The forced adoption of babies in Ireland was documented recently by the Oscar-nominated film Philomena, based on a book by journalist Martin Sixsmith. A mass grave with the remains of babies and children was discovered at a former Catholic care home in County Galway.
Newspaper editorials in Canada have called for action, noting more than 300,000 women were affected from 1940 to 1970, with sheets and pillows used in delivery rooms to prevent eye contact between mother and baby.
In New Zealand, the previous National Government declined to order an inquiry, saying it had greater priorities including family violence laws.
That looked set to change after September's election, given Wilkinson's petition had been presented by Jacinda Ardern, who called for a select committee inquiry.
Sharing a Herald report on Wilkinson's petition, Ardern in March last year wrote on Facebook: "It's hard to even know the scale of forced adoption here, but surely the least we can do is look rather than pretend it didn't happen?"

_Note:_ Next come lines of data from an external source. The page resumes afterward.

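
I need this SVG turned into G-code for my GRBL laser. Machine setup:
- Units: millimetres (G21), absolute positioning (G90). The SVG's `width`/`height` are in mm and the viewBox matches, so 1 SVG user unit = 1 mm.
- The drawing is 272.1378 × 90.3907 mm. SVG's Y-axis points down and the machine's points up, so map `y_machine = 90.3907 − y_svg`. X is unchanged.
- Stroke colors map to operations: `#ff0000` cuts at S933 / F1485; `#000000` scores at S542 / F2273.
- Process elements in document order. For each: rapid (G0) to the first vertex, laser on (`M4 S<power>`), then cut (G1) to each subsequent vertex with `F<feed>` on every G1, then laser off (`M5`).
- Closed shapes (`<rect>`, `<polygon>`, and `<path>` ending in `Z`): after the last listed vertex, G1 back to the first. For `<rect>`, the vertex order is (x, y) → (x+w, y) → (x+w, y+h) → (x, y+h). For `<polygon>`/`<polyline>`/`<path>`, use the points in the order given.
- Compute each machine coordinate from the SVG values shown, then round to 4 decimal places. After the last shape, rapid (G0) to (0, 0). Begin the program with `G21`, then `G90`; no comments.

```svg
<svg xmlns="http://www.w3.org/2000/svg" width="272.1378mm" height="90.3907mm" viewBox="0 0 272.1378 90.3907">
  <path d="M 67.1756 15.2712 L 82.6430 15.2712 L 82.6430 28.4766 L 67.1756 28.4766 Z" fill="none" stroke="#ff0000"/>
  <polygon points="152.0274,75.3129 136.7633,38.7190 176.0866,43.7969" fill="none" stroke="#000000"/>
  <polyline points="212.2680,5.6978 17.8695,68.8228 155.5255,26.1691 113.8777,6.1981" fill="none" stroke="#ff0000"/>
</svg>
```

G21
G90
G0 X67.1756 Y75.1195
M4 S933
G1 X82.6430 Y75.1195 F1485
G1 X82.6430 Y61.9141 F1485
G1 X67.1756 Y61.9141 F1485
G1 X67.1756 Y75.1195 F1485
M5
G0 X152.0274 Y15.0778
M4 S542
G1 X136.7633 Y51.6717 F2273
G1 X176.0866 Y46.5938 F2273
G1 X152.0274 Y15.0778 F2273
M5
G0 X212.2680 Y84.6929
M4 S933
G1 X17.8695 Y21.5679 F1485
G1 X155.5255 Y64.2216 F1485
G1 X113.8777 Y84.1926 F1485
M5
G0 X0.0000 Y0.0000

1 u = 1 mm; y_m = 90.3907 − y.

[1] `<path>` rectangle, #ff0000→cut S933 F1485: (67.1756,75.1195) → (82.6430,75.1195) → (82.6430,61.9141) → (67.1756,61.9141) → (67.1756,75.1195) (closed)

[2] `<polygon>` regular polygon, #000000→score S542 F2273: (152.0274,15.0778) → (136.7633,51.6717) → (176.0866,46.5938) → (152.0274,15.0778) (closed)

[3] `<polyline>` open polyline, #ff0000→cut S933 F1485: (212.2680,84.6929) → (17.8695,21.5679) → (155.5255,64.2216) → (113.8777,84.1926)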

Labour MPs on the social services committee considering the petition unsuccessfully moved a motion for an inquiry.
However, Wilkinson and other women worried the issue had been forgotten since Labour came to power.
Earlier this year, Wilkinson travelled from her Waihi home to speak at a hui on a Royal Commission of Inquiry into abuse suffered by wards of the state, and asked for forced adoption to be included. She did so despite realising it was a long shot.
"Apart from me roaring there, it is as if it has gone into the ozone. Nobody wants to know again," she said. "We have had this for so many years. We are still banging our heads against a brick wall."
Options considered
The Herald understands the Prime Minister is looking at how grievances related to forced adoption could be aired. That process may involve a select committee inquiry.
Wilkinson said she and other women needed concrete action. They had been lobbying since the 1990s, and with people entering old age "it's almost as if they are waiting for us to all die out".
"It's so sad that they heard all our stories. They have met us. We have supplied the evidence. It has got to be filed. It has got to be part of our history, New Zealand's history."
The Anglican and Catholic churches are ready to aid any investigation. Kevin Brewer, chair of the Anglican Trust for Women and Children, said the organisation was sorry for Wilkinson's ongoing pain and sense of loss.
"The Adoptions Act has changed substantially over the last 60 years, and some of the practices of the past are no longer considered acceptable today. There has also been a significant shift in attitudes.
"Historically, families often considered adoption to be the best option…due to the stigma associated with being an unmarried parent. When faced with the prospect of raising a child alone, without the financial and moral support of their family, sadly young mothers often felt adoption was their only option."
The Anglican Church had asked the Government to widen the scope of a Royal Commission of Inquiry to include the church. Brewer said the trust was very supportive of that position, and would co-operate into any other inquiries into adoption.
Gerard McGreevy, manager of the Sisters of Compassion, which holds archival material from St Vincent's, said it would always co-operate with the government.
"The Sisters of Compassion have always sought to work in areas of need, as they continue to do today. In the middle of last century, one of the needs was to support young women coping with unwanted pregnancies."
McGreevy said either the young mother or, if they were minors, their parents determined whether a child would be adopted.
"The rules and processes of adoption were determined by the State. Viewed in retrospect the legal processes were harsh, and a product of their time," he said.
"The medical treatment of the women was determined by the medical profession. The Sisters had no direct role in the process of adoption."